With the current price of gas, are you sure you want to drive by? :bang: Maybe go mow the yard instead? :)
 
Nov 22, 2008
3,562
Endeavour 32 Portland, Maine
With the current price of gas, are you sure you want to drive by?
Sheesh! If I counted the cost of gas I'd probably find it was cheaper to just give the marina a to-do list and stay home an watch TV. I filled up the minivan that serves as my boat truck (legacy from being a divorced family man) Monday evening and it's already down to half a tank.

This is part of one of the underestimated costs of doing it your self. A boatyard has everything in the stock room and bought at bulk quantities. I need one screw half an inch longer, into the car, off to the hardware store to buy it for a buck. I could get 50 at Fastenall for almost the same price but that's another dollar of gas and half an hour of now working on the boat.

I'll have used another 10 buck of gas by the time I drive around to pick up the things on my list that I just had to drive home from the boatyard to pick up because I forgot it. You know, I think I'm actually burning more gas now that the boat is 5 minutes away than when it was half an hour a way up in Yarmouth. I used to plan everything out like it was a mission to the moon. Now, I just zip off to the boat, realize that some tool is sitting on the bench, go back....

Well, it gives me a chance to check email and the forums frequently and my back and wrists appreciate the breaks.
 
Feb 26, 2008
603
Catalina 30 Marathon, FL
I need one screw half an inch longer, into the car, off to the hardware store to buy it for a buck. I could get 50 at Fastenall for almost the same price but that's another dollar of gas and half an hour of now working on the boat.
Roger I'm afraid it doesn't work that way. If you spent thousands of dollars equipping your minivan with every conceivable bit of boat hardware I can GAURANTEE the piece you need will not be on the truck and you'll STILL be going to the hardware store.

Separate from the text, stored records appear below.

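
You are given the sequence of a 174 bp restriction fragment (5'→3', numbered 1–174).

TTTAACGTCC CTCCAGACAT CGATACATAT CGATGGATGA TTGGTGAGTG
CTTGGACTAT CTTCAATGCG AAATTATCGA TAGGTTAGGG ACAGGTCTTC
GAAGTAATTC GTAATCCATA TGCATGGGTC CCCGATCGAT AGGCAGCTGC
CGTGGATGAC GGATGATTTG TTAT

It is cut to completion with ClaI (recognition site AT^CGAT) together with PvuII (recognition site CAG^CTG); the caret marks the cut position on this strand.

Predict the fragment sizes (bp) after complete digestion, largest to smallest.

59, 47, 28, 20, 10, 10 bp

ClaI sites (ATCGAT) start at positions 19, 29, 76, 135.
ClaI cuts after base 2 of each site, so after positions 20, 30, 77, 136.
The PvuII site (CAGCTG) starts at position 144.
PvuII cuts after base 3 of each site, so after position 146.
Combined cut positions: 20, 30, 77, 136, 146.
Linear molecule, 5 cuts → 6 fragments:
  1–20 → 20 bp
  21–30 → 10 bp
  31–77 → 47 bp
  78–136 → 59 bp
  137–146 → 10 bp
  147–174 → 28 bp
Sorted largest to smallest: 59, 47, 28, 20, 10, 10 bp.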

At least that's how it seems to go for me :bang:

Jim
 
Nov 22, 2008
3,562
Endeavour 32 Portland, Maine
The two chainplates going in tomorrow are polished and sitting with the Spotless Stainless on them. It works best when warm and stops working after it dries out. It's cool and dry in the basement so I boiled about a pint of water and set the container next to them with plastic over the top and towels and rags on top of that for insulation.